For illustrative purposes, the table above assumes that an aggregate of 32,467,532 shares of our common stock are sold at an assumed price of $4.62 per share, the last reported sale price of our common stock on the Nasdaq Capital Market on December 29, 2020, for aggregate gross proceeds of $150.0 million. The shares sold in this offering, if any, will be sold from time to time at various prices. An increase of $1.00 per share in the price at which the shares are sold from the assumed offering price of $4.62 per share shown in the table above, assuming all of our common stock in the aggregate amount of $150.0 million during the term of the sales agreement with H.C. Wainwright is sold at that price, would result in an increase in the dilution in net tangible book value per share to new investors in this offering to $3.70 per share, after deducting commissions and estimated aggregate offering expenses payable by us. A decrease of $1.00 per share in the price at which the shares are sold from the assumed offering price of $4.62 per share shown in the table above, assuming all of our common stock in the aggregate amount of $150.0 million during the term of the sales agreement with H.C. Wainwright is sold at that price, would result in a decrease in the dilution in net tangible book value per share to new investors in this offering to $1.88 per share, after deducting commissions and estimated aggregate offering expenses payable by us.

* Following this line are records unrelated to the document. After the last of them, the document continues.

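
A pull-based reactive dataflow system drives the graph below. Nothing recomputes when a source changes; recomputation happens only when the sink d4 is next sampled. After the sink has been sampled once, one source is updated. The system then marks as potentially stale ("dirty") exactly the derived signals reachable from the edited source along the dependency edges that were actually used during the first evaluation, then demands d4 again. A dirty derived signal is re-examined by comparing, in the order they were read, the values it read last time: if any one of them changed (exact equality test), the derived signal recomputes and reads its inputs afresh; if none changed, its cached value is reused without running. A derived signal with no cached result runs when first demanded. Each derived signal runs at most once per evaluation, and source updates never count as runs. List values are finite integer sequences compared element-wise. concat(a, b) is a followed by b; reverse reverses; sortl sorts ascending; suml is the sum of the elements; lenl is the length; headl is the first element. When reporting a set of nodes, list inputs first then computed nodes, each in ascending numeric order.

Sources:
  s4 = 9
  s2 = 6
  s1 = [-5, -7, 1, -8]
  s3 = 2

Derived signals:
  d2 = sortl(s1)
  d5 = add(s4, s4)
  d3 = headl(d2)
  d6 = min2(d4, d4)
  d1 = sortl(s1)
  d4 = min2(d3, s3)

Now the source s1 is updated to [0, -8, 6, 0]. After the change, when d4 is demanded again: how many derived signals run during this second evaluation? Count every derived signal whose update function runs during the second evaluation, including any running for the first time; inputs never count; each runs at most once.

First evaluation (everything demanded from the output):
  d2 = sortl([-5, -7, 1, -8]) = [-8, -7, -5, 1]
  d3 = headl([-8, -7, -5, 1]) = -8
  d4 = min2(-8, 2) = -8

Propagation after the edit:
  d2: runs — s1 [-5, -7, 1, -8]->[0, -8, 6, 0]; result [-8, 0, 0, 6].
  d3: runs — d2 [-8, -7, -5, 1]->[-8, 0, 0, 6]; result -8 (same value as before).
  d4: checked — values it read are unchanged (d3 unchanged, s3 unchanged); reused cached -8 without running.

Key observation: the change is absorbed at d3 — it re-runs but produces the same value, and the output's value is unchanged.

Derived signals that run: d2, d3 — 2 in total.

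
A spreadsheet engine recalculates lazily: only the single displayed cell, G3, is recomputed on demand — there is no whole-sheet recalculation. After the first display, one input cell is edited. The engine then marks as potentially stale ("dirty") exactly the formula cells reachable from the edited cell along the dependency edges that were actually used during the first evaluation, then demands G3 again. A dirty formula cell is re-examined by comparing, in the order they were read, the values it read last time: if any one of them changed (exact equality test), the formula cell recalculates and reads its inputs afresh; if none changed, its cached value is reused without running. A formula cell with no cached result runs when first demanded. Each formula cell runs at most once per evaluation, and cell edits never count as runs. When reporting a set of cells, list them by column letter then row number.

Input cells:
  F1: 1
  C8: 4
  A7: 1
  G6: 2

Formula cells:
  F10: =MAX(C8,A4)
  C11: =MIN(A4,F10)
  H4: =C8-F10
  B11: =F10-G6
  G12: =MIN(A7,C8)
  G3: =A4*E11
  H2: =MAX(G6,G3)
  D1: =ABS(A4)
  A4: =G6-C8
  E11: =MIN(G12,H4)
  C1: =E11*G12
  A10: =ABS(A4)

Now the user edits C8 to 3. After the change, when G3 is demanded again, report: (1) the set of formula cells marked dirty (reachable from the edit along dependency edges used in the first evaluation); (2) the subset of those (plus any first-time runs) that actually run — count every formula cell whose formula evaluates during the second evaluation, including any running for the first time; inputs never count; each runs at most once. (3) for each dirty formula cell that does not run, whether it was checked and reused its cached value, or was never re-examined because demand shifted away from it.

Marked dirty: A4, E11, F10, G3, G12, H4.
Formula cells that run: A4, F10, G3, G12, H4 — 5 in total.
Checked but reused from cache: E11.
Key observation: the cutoff stops propagation at E11 — its inputs' values are unchanged, so it reuses its cache.

First evaluation (everything demanded from the output):
  A4 = 2 - 4 = -2
  F10 = MAX(4, -2) = 4
  G12 = MIN(1, 4) = 1
  H4 = 4 - 4 = 0
  E11 = MIN(1, 0) = 0
  G3 = -2 * 0 = 0

Propagation after the edit:
  A4: runs — C8 4->3; result -1.
  F10: runs — C8 4->3; A4 -2->-1; result 3.
  G12: runs — C8 4->3; result 1 (same value as before).
  H4: runs — C8 4->3; F10 4->3; result 0 (same value as before).
  E11: checked — values it read are unchanged (G12 unchanged, H4 unchanged); reused cached 0 without running.
  G3: runs — A4 -2->-1; result 0 (same value as before).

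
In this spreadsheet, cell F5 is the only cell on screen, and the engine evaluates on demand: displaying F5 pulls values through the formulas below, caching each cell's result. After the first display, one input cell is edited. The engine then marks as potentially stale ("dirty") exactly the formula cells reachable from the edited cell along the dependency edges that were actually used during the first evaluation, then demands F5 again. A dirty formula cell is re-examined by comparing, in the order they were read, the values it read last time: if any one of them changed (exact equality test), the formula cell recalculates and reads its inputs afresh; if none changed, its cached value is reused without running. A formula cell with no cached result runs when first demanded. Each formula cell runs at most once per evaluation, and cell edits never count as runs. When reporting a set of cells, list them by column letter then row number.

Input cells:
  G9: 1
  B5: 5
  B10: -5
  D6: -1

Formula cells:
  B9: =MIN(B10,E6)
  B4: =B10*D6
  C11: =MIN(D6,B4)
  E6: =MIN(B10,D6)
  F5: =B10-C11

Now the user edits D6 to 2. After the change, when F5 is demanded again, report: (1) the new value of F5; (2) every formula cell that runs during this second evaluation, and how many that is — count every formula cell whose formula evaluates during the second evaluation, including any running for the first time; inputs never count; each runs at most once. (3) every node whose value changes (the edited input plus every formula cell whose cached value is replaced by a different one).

F5 now evaluates to 5.
Run set: B4, C11, F5 (3 run).
Changed values: B4, C11, D6, F5.

Initial pass — values computed on the first demand:
  B4 = -5 * -1 = 5
  C11 = MIN(-1, 5) = -1
  F5 = -5 - -1 = -4

Second demand — change propagation:
  B4: re-runs because D6 -1->2; new result -10.
  C11: re-runs because D6 -1->2; B4 5->-10; new result -10.
  F5: re-runs because C11 -1->-10; new result 5.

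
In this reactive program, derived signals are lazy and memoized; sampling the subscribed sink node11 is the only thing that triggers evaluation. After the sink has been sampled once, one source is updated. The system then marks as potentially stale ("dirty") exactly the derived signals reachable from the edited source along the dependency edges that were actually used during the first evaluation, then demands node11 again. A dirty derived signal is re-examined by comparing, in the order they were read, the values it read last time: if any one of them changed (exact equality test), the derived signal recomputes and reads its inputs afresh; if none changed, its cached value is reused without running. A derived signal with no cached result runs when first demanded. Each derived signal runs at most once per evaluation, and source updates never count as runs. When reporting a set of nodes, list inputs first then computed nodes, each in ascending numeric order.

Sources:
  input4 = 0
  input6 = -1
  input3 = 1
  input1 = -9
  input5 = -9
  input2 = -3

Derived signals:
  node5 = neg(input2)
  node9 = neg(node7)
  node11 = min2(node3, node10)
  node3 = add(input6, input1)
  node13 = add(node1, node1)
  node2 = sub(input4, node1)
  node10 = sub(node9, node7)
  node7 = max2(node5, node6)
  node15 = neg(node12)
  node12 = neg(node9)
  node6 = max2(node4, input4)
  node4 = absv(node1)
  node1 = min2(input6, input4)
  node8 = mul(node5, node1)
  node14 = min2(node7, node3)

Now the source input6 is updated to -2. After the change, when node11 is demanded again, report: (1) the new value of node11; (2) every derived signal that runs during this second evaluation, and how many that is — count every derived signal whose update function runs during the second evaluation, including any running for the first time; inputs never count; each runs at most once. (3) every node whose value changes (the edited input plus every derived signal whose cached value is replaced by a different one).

Demanding node11 again yields -11.
6 derived signals run: node1, node3, node4, node6, node7, node11.
The nodes whose values change: input6, node1, node3, node4, node6, node11.
Note where the cutoff bites: node9 is checked, finds nothing changed, and keeps its cache.

First demand of the output computes:
  node1 = min2(-1, 0) = -1
  node3 = add(-1, -9) = -10
  node4 = absv(-1) = 1
  node5 = neg(-3) = 3
  node6 = max2(1, 0) = 1
  node7 = max2(3, 1) = 3
  node9 = neg(3) = -3
  node10 = sub(-3, 3) = -6
  node11 = min2(-10, -6) = -10

After the edit, cleaning proceeds:
  node1: a read changed (input6 -1->-2) — executes, giving -2.
  node3: a read changed (input6 -1->-2) — executes, giving -11.
  node4: a read changed (node1 -1->-2) — executes, giving 2.
  node6: a read changed (node4 1->2) — executes, giving 2.
  node7: a read changed (node6 1->2) — executes, giving 3 — identical to its old value.
  node9: dirty, but its reads are unchanged (node7 unchanged); cached -3 stands.
  node10: dirty, but its reads are unchanged (node9 unchanged, node7 unchanged); cached -6 stands.
  node11: a read changed (node3 -10->-11) — executes, giving -11.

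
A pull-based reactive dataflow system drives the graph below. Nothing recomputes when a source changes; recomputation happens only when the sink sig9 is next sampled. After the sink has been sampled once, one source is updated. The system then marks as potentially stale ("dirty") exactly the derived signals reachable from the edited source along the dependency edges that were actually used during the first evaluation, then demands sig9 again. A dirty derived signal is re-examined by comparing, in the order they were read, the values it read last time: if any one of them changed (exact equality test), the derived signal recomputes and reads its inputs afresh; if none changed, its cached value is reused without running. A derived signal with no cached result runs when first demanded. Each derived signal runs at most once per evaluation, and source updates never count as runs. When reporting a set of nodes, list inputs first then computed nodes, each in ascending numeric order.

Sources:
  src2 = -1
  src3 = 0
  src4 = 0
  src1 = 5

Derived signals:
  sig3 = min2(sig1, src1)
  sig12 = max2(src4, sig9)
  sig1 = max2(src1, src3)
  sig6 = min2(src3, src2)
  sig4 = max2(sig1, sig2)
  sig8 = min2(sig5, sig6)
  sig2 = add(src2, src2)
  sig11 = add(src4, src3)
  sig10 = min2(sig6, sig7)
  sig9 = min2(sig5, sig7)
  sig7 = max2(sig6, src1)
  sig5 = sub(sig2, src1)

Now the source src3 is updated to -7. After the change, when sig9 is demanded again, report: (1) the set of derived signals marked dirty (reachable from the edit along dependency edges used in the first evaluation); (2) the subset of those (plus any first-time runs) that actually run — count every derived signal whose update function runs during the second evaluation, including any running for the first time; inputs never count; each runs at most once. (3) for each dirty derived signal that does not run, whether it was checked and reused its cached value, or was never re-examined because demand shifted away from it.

First evaluation (everything demanded from the output):
  sig2 = add(-1, -1) = -2
  sig5 = sub(-2, 5) = -7
  sig6 = min2(0, -1) = -1
  sig7 = max2(-1, 5) = 5
  sig9 = min2(-7, 5) = -7

Propagation after the edit:
  sig6: runs — src3 0->-7; result -7.
  sig7: runs — sig6 -1->-7; result 5 (same value as before).
  sig9: checked — values it read are unchanged (sig5 unchanged, sig7 unchanged); reused cached -7 without running.

Key observation: the change is absorbed at sig7 — it re-runs but produces the same value, and the output's value is unchanged.

Marked dirty: sig6, sig7, sig9.
Derived signals that run: sig6, sig7 — 2 in total.
Checked but reused from cache: sig9.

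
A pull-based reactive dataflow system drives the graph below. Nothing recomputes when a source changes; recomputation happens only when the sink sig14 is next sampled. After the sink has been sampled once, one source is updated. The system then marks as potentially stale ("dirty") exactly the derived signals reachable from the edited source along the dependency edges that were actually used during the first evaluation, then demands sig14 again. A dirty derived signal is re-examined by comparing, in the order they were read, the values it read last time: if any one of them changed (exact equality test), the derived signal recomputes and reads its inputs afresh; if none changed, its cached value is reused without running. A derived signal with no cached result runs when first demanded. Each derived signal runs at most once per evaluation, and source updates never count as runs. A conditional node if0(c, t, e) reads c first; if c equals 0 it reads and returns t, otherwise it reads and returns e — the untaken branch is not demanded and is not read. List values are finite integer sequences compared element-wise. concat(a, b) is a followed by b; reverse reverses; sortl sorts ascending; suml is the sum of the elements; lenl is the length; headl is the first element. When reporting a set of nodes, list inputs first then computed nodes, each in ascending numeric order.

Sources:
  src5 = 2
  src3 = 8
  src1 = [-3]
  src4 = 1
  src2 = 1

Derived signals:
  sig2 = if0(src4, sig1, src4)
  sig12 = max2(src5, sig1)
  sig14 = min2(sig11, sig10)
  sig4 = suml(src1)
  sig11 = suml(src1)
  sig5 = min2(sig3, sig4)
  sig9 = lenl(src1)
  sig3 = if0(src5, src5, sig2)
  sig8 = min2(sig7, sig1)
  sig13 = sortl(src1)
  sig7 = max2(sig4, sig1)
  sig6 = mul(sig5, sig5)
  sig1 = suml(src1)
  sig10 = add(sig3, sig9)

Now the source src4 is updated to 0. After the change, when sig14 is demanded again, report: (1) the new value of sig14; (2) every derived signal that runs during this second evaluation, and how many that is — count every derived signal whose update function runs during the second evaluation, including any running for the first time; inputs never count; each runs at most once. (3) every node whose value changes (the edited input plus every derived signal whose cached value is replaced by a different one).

New value of sig14: -3.
Derived signals that run: sig1, sig2, sig3, sig10, sig14 — 5 in total.
Values that change: src4, sig2, sig3, sig10.
Key observation: a condition flipped, so demand reaches new nodes — sig1 runs for the first time.

First evaluation (everything demanded from the output):
  sig2 = if0(src4=1 -> else branch src4) = 1
  sig3 = if0(src5=2 -> else branch sig2) = 1
  sig9 = lenl([-3]) = 1
  sig10 = add(1, 1) = 2
  sig11 = suml([-3]) = -3
  sig14 = min2(-3, 2) = -3

Propagation after the edit:
  sig1: demanded for the first time — runs, produces -3.
  sig2: runs — src4 1->0; src4 1->0; result -3.
  sig3: runs — sig2 1->-3; result -3.
  sig10: runs — sig3 1->-3; result -2.
  sig14: runs — sig10 2->-2; result -3 (same value as before).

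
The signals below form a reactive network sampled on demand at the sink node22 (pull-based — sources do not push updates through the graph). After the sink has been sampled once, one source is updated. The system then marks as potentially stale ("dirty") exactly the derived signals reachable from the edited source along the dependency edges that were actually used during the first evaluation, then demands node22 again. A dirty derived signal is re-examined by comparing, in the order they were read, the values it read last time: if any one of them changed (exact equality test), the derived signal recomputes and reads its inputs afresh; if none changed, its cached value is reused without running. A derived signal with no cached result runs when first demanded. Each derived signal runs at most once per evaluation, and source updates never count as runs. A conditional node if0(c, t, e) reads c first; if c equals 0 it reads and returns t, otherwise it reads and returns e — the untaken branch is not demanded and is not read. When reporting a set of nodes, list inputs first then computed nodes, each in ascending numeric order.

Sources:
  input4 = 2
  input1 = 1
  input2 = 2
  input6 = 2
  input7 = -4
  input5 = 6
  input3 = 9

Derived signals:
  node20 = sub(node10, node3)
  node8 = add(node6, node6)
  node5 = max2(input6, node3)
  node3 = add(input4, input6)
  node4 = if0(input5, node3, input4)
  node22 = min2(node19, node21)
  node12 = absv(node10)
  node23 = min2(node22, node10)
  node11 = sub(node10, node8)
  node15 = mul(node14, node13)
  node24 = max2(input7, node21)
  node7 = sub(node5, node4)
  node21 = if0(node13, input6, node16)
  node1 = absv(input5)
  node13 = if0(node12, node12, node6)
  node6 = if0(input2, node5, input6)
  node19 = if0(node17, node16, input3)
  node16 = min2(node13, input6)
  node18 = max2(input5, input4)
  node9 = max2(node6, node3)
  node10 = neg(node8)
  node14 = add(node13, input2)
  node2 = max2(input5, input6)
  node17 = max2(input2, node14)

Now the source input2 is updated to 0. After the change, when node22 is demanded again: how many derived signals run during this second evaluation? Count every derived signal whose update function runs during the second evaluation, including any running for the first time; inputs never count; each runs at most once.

Run set: node3, node5, node6, node8, node10, node12, node13, node14, node16, node17, node21 (11 run).
The important point: the flipped condition pulls in fresh nodes; node3, node5 run for the first time.

Initial pass — values computed on the first demand:
  node6 = if0(input2=2 -> else branch input6) = 2
  node8 = add(2, 2) = 4
  node10 = neg(4) = -4
  node12 = absv(-4) = 4
  node13 = if0(node12=4 -> else branch node6) = 2
  node14 = add(2, 2) = 4
  node16 = min2(2, 2) = 2
  node17 = max2(2, 4) = 4
  node19 = if0(node17=4 -> else branch input3) = 9
  node21 = if0(node13=2 -> else branch node16) = 2
  node22 = min2(9, 2) = 2

Second demand — change propagation:
  node3: newly demanded (no cache) — executes and yields 4.
  node5: newly demanded (no cache) — executes and yields 4.
  node6: re-runs because input2 2->0; new result 4.
  node8: re-runs because node6 2->4; node6 2->4; new result 8.
  node10: re-runs because node8 4->8; new result -8.
  node12: re-runs because node10 -4->-8; new result 8.
  node13: re-runs because node12 4->8; node6 2->4; new result 4.
  node14: re-runs because node13 2->4; input2 2->0; new result 4 (unchanged).
  node16: re-runs because node13 2->4; new result 2 (unchanged).
  node17: re-runs because input2 2->0; new result 4 (unchanged).
  node19: re-examined; everything it read last time is the same (node17 unchanged, input3 unchanged) — cache 9 kept, no run.
  node21: re-runs because node13 2->4; new result 2 (unchanged).
  node22: re-examined; everything it read last time is the same (node19 unchanged, node21 unchanged) — cache 2 kept, no run.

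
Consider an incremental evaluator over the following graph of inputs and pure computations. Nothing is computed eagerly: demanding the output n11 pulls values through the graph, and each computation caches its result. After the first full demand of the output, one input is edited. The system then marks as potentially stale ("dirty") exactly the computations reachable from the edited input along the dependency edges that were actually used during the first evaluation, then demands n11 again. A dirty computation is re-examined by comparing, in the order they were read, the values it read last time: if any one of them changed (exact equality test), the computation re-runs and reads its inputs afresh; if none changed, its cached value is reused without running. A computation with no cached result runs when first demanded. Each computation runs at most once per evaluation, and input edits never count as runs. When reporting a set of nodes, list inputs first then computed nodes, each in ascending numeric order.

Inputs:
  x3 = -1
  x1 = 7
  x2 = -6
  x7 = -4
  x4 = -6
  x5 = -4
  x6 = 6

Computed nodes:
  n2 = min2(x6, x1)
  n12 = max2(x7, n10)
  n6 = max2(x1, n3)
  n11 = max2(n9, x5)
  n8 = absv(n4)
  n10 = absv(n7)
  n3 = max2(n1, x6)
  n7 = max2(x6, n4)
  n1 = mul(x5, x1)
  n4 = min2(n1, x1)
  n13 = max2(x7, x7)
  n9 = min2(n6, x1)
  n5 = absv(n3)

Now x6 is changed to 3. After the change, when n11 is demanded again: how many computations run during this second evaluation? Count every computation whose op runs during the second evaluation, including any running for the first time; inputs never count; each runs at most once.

Run set: n3, n6 (2 run).
The important point: n6 recomputes to an identical value, and the output ends up unchanged.

Initial pass — values computed on the first demand:
  n1 = mul(-4, 7) = -28
  n3 = max2(-28, 6) = 6
  n6 = max2(7, 6) = 7
  n9 = min2(7, 7) = 7
  n11 = max2(7, -4) = 7

Second demand — change propagation:
  n3: re-runs because x6 6->3; new result 3.
  n6: re-runs because n3 6->3; new result 7 (unchanged).
  n9: re-examined; everything it read last time is the same (n6 unchanged, x1 unchanged) — cache 7 kept, no run.
  n11: re-examined; everything it read last time is the same (n9 unchanged, x5 unchanged) — cache 7 kept, no run.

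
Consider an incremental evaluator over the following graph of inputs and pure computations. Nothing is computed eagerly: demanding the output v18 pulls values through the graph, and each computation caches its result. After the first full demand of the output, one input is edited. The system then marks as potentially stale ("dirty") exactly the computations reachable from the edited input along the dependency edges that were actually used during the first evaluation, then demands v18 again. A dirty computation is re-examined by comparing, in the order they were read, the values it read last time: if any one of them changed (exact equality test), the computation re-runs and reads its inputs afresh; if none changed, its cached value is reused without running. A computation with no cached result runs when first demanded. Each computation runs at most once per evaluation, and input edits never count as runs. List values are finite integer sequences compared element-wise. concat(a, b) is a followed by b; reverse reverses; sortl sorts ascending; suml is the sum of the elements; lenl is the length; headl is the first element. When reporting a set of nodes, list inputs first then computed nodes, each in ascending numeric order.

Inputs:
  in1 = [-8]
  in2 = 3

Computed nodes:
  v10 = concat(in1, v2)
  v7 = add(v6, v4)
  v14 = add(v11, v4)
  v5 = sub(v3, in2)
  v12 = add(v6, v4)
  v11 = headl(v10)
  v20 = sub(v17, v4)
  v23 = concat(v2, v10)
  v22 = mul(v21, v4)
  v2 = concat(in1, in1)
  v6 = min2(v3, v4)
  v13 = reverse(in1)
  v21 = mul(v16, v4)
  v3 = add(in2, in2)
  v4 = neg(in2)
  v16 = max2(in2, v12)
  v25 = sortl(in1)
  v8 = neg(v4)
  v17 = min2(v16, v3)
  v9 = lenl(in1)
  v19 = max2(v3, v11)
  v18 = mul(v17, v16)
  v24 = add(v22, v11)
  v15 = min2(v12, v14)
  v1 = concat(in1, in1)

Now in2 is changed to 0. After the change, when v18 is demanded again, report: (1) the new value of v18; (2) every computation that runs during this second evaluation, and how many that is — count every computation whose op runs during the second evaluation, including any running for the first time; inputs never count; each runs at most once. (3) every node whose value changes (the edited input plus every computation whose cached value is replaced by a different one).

Initial pass — values computed on the first demand:
  v3 = add(3, 3) = 6
  v4 = neg(3) = -3
  v6 = min2(6, -3) = -3
  v12 = add(-3, -3) = -6
  v16 = max2(3, -6) = 3
  v17 = min2(3, 6) = 3
  v18 = mul(3, 3) = 9

Second demand — change propagation:
  v3: re-runs because in2 3->0; in2 3->0; new result 0.
  v4: re-runs because in2 3->0; new result 0.
  v6: re-runs because v3 6->0; v4 -3->0; new result 0.
  v12: re-runs because v6 -3->0; v4 -3->0; new result 0.
  v16: re-runs because in2 3->0; v12 -6->0; new result 0.
  v17: re-runs because v16 3->0; v3 6->0; new result 0.
  v18: re-runs because v17 3->0; v16 3->0; new result 0.

v18 now evaluates to 0.
Run set: v3, v4, v6, v12, v16, v17, v18 (7 run).
Changed values: in2, v3, v4, v6, v12, v16, v17, v18.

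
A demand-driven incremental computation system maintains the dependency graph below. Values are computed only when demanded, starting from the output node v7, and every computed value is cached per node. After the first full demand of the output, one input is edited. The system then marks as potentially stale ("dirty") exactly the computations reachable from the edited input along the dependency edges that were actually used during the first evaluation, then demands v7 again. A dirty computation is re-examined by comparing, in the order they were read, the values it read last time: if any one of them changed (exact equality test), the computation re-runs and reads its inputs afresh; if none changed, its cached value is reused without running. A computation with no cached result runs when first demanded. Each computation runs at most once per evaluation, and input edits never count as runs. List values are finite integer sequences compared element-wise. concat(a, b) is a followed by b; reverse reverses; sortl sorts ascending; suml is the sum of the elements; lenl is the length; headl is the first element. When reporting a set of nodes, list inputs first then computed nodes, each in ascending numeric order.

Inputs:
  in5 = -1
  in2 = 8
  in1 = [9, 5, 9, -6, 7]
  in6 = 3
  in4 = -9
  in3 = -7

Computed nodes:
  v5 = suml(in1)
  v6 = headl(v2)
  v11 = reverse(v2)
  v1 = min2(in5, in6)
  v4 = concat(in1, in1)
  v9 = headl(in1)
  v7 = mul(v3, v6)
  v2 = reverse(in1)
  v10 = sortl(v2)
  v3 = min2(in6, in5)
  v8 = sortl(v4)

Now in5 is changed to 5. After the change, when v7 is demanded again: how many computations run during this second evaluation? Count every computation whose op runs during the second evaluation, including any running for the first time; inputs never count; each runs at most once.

First evaluation (everything demanded from the output):
  v2 = reverse([9, 5, 9, -6, 7]) = [7, -6, 9, 5, 9]
  v3 = min2(3, -1) = -1
  v6 = headl([7, -6, 9, 5, 9]) = 7
  v7 = mul(-1, 7) = -7

Propagation after the edit:
  v3: runs — in5 -1->5; result 3.
  v7: runs — v3 -1->3; result 21.

Computations that run: v3, v7 — 2 in total.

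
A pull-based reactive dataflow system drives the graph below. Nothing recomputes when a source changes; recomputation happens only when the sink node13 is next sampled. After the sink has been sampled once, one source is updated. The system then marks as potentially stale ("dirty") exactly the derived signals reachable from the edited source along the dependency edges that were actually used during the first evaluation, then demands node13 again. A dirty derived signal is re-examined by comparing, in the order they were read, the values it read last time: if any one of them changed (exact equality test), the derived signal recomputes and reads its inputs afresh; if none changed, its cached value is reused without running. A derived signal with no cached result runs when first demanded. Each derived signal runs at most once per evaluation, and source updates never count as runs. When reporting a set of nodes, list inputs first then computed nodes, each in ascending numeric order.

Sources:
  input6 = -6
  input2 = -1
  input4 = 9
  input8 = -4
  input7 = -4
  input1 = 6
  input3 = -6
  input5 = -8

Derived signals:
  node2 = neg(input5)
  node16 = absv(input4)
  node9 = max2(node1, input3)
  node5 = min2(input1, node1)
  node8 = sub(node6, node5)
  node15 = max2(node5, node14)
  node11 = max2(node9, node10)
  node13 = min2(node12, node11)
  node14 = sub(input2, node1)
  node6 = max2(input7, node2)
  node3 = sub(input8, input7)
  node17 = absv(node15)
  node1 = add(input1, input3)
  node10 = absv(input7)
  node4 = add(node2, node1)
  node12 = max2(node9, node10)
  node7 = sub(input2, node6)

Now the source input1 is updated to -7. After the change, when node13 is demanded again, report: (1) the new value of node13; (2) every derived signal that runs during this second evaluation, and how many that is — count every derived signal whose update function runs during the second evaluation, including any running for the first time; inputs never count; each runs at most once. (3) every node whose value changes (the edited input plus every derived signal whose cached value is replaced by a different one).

First evaluation (everything demanded from the output):
  node1 = add(6, -6) = 0
  node9 = max2(0, -6) = 0
  node10 = absv(-4) = 4
  node11 = max2(0, 4) = 4
  node12 = max2(0, 4) = 4
  node13 = min2(4, 4) = 4

Propagation after the edit:
  node1: runs — input1 6->-7; result -13.
  node9: runs — node1 0->-13; result -6.
  node11: runs — node9 0->-6; result 4 (same value as before).
  node12: runs — node9 0->-6; result 4 (same value as before).
  node13: checked — values it read are unchanged (node12 unchanged, node11 unchanged); reused cached 4 without running.

Key observation: the cutoff stops propagation at node13 — its inputs' values are unchanged, so it reuses its cache.

New value of node13: 4.
Derived signals that run: node1, node9, node11, node12 — 4 in total.
Values that change: input1, node1, node9.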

This information is supplied for illustrative purposes only and may differ based on the actual offering price and the actual number of shares offered.

 

The number of shares of common stock to be outstanding immediately after this offering as set forth above is based on 119,578,203 shares outstanding as of September 30, 2020, and excludes:

 

 

1,552 shares of our common stock issuable upon exercise of outstanding options at a weighted-average exercise price of $556.13 per share;

 

 

132,566 shares of our common stock potentially issuable upon the vesting and exercise of outstanding stock appreciation rights at a weighted-average price of $5.23 per share;

 

 

2,734,198 shares of our common stock issuable upon exercise of outstanding warrants at a weighted-average exercise price of $3.64 per share, of which 685,000 shares were issued from October 1, 2020 through December 29, 2020;

 

 

1,242,905 shares of common stock available for future grant under our Amended and Restated 2010 Stock Incentive Plan;

 

 

190 shares of common stock available for issuance pursuant to our Employee Stock Purchase Plan;

 

  2,175,000 shares of common stock issued under our previous at-the-market offering program from October 1, 2020 through December 29, 2020; and

 

 

5,672,654 shares of our common stock issued in December 2020 upon conversion of $12.7 million in aggregate outstanding principal amount (including the applicable make-whole payment) of our 12% convertible senior secured notes due 2020/2021.

 

To the extent that any of these outstanding options or stock appreciation rights are exercised, or we issue additional shares under equity incentive plans or employee stock purchase plans, there may be further dilution to new investors. In addition, we may choose to raise additional capital due to market conditions or strategic considerations even if we believe we have sufficient funds for our current or future operating plans. To the extent that additional capital is raised through the sale of equity or convertible debt securities, the issuance of these securities could result in further dilution to our stockholders.